John "Jack" Kirrane Jr.
Hugh "Muzz" Murray

1987 United States Hockey Hall of Fame Enshrinee

Jack Kirrane practically grew up on skates.  His father, the late John J. Kirrane, Sr., a captain in the Brookline, Mass., Fire Dept., was an ardent hockey enthusiast who annually flooded the back yard of the family’s Clyde Street residence.  The elder Kirrane was also the expert who made sure the ice was right and the hockey sticks shellacked to make them last longer.  IT was in such a tradition that Jack and his brothers learned the game.

Jack progressed on to Brookline High School where he earned All Scholastic and Most Valuable Player honors in the Eastern Schoolboy Hockey League. After high school, it was on to the Boston Junior Olympics and a subsequent spot on the 1948 Olympic Team.  Only 17 at the time, Kirrane was a teammate of United States Hockey Hall of Fame (USHHF) enshrinees Jack Garrity, Jack Riley, and Manager Walter Brown, as the team finished fourth with a 5-3 record.

However, it was to be the 1960 Olympics for which Jack Kirrane would be remembered.  An underdog United States team stunned the hockey world by upsetting Canada and the Soviet Union to bring America its then greatest hockey success since the 1933 World Tournament victory.  In the 3-2 win over the Soviets it was said of Jack Kirrane that regardless of personal safety, he threw his body into the path of Russian shots time after time in order to take the heat off goalie Jack McCartan.  His defensive partner, John Mayasich, commented: “He was a team player and catalyst of the ’60 Olympic team. He was one of the older players on that team and he was all serious.  Defensively, he was one of the best.” 

Kirrane also played on the 1957 and 1963 National Teams and continued his local hockey career with such Massachusetts senior teams as the Wetzell Club of Brockton, Lynn, Estes, and Lowell.  He also led the Wetzells to the 1957 Amateur Hockey Association of the United States National Senior Championship.

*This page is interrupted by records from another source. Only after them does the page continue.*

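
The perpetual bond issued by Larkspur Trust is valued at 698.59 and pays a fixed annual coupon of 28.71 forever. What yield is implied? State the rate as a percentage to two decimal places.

P = C/r ⇒ r = C/P = 28.71/698.59 = 0.041097

4.11%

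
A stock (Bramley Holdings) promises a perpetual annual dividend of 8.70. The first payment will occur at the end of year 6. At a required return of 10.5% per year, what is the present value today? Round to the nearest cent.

50.29

Value at end of year 5: C / r = 8.70 / 0.105 = 82.8571
Discount to today: PV = 82.8571 / (1 + 0.105)^5 = 82.8571 / 1.647447 = 50.29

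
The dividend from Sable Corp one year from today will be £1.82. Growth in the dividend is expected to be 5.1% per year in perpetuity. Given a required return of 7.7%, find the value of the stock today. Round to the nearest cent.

Growing perpetuity: P = D₁ / (r − g) = £1.8200 / (0.077 − 0.051) = £70.00

£70.00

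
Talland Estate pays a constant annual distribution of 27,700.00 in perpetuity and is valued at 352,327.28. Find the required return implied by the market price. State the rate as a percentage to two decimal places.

7.86%

P = C/r ⇒ r = C/P = 27,700.00/352,327.28 = 0.078620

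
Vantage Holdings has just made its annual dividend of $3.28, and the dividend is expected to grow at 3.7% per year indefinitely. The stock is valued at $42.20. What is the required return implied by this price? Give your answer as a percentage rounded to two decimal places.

11.76%

D₁ = $3.28 × 1.037 = $3.4014
P = D₁/(r − g) ⇒ r = D₁/P + g = $3.4014/$42.20 + 0.037 = 0.080601 + 0.037 = 0.117601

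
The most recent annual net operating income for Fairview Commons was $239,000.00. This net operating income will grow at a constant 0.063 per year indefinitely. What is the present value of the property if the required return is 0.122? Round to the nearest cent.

$4306050.85

D₁ = D₀ × (1 + g) = $239,000.00 × 1.063 = $254,057.0000
Growing perpetuity: P = D₁ / (r − g) = $254,057.0000 / (0.122 − 0.063) = $4,306,050.85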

1987 United States Hockey Hall of Fame Enshrinee 

The Upper Peninsula of Michigan was an early spawning ground for hockey in the United States.  The first professional hockey league in the world, the International League, was even centered there under the guidance of United States Hockey Hall of Fame (USHHF) enshrinee Dr. J.L. “Doc” Gibson.  It was under such influence that American greats such as Joe Linder, Nick Kahler, Taffy Abel, and Murray were developed.

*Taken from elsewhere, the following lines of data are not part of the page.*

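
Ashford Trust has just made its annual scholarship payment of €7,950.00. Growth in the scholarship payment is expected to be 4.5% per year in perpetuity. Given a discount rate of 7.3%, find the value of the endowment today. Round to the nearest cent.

D₁ = D₀ × (1 + g) = €7,950.00 × 1.045 = €8,307.7500
Growing perpetuity: P = D₁ / (r − g) = €8,307.7500 / (0.073 − 0.045) = €296,705.36

€296705.36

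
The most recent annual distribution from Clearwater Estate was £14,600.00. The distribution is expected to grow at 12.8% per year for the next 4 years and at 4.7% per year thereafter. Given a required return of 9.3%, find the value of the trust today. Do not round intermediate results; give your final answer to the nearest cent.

£440189.23

D_1 = 16468.80000
D_2 = 18576.80640
D_3 = 20954.63762
D_4 = 23636.83123
Terminal value at year 4: TV = D_4×(1+g_2)/(r−g_2) = 24747.76230/0.046 = 537994.83266
P_0 = D_1/(1+r)^1 + D_2/(1+r)^2 + D_3/(1+r)^3 + D_4/(1+r)^4 + TV/(1+r)^4
    = 15067.52059 + 15550.01210 + 16047.95393 + 16561.84083 + 376961.89898 = 440189.22642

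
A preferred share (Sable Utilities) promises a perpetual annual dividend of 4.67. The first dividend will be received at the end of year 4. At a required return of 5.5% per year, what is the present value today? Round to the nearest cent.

Value at end of year 3: C / r = 4.67 / 0.055 = 84.9091
Discount to today: PV = 84.9091 / (1 + 0.055)^3 = 84.9091 / 1.174241 = 72.31

72.31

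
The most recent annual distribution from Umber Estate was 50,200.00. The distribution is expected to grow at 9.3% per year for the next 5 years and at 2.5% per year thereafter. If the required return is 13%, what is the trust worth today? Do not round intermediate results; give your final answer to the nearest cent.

D_1 = 54868.60000
D_2 = 59971.37980
D_3 = 65548.71812
D_4 = 71644.74891
D_5 = 78307.71056
Terminal value at year 5: TV = D_5×(1+g_2)/(r−g_2) = 80265.40332/0.105 = 764432.41256
P_0 = D_1/(1+r)^1 + D_2/(1+r)^2 + D_3/(1+r)^3 + D_4/(1+r)^4 + D_5/(1+r)^5 + TV/(1+r)^5
    = 48556.28319 + 46966.38719 + 45428.54973 + 43941.06624 + 42502.28797 + 414903.28732 = 642297.86164

642297.86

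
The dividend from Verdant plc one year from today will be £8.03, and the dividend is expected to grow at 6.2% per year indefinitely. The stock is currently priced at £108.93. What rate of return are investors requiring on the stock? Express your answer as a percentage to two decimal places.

13.57%

P = D₁/(r − g) ⇒ r = D₁/P + g = £8.0300/£108.93 + 0.062 = 0.073717 + 0.062 = 0.135717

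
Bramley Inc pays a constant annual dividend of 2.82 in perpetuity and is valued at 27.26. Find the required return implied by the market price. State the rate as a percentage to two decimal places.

P = C/r ⇒ r = C/P = 2.82/27.26 = 0.103448

10.34%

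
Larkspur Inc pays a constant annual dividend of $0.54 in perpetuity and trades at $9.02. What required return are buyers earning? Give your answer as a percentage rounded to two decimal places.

5.99%

P = C/r ⇒ r = C/P = $0.54/$9.02 = 0.059867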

“Muzz” Murray was only the second American developed player to participate in the Stanley Cup Finals when he played for the Seattle Metropolitans in the historic 1919 series against the Montreal Canadians.  (The series was suspended at 2-2-1 due to an influenza epidemic).  Murray was the third leading scorer in the series and subsequently appeared in the 1920 Finals against Ottawa.  After one more season with Seattle, he closed his professional career with Calgary of the Western Canada League in 1922.

He later played briefly for Tulsa in the American Hockey Association.  It was Murray’s brilliant play as a cover point (defenseman) with Sault Ste. Marie, MI, of the American Amateur Hockey Association, however, that brought him to pro hockey in the Pacific Coast League.  Between 1912-1918 , playing in the Western Division of the Association, then the highest level of competition in the United States, Murray was a consistent standout.

An early press account said of him: “Murray, with his energetic outburst of speed and his remarkable elusive power starred for the Soo.  “Muzz” proved the effectiveness of his rushes by scoring one of the Soo’s goals after bringing the puck the entire length of the rink and passing all the Calumet players.” Murray captained the 1915 Soo team to the Western Division championship before losing to Cleveland in the finals.  He was also named to the All-Western team of the American Hockey Association for that season.

The Michigan native was known both as a rough and tumble player, as well as a scorer.  His spirit, fire and drive made him a team leader.  Another early writer noted this when he said: “Hugh (Muzz) Murray took an ugly slide into the boards striking his face on the side.  His nose was injured and also his head.  Another time he got a jab in the mouth with a stick, but none of these retarded his playing in the least.”

Murray continued playing local senior amateur hockey until he was nearly 60-years old, while serving the city of Sault Ste. Marie as Superintendent of Streets.  He also took an active role in the development of youth hockey in his hometown as well.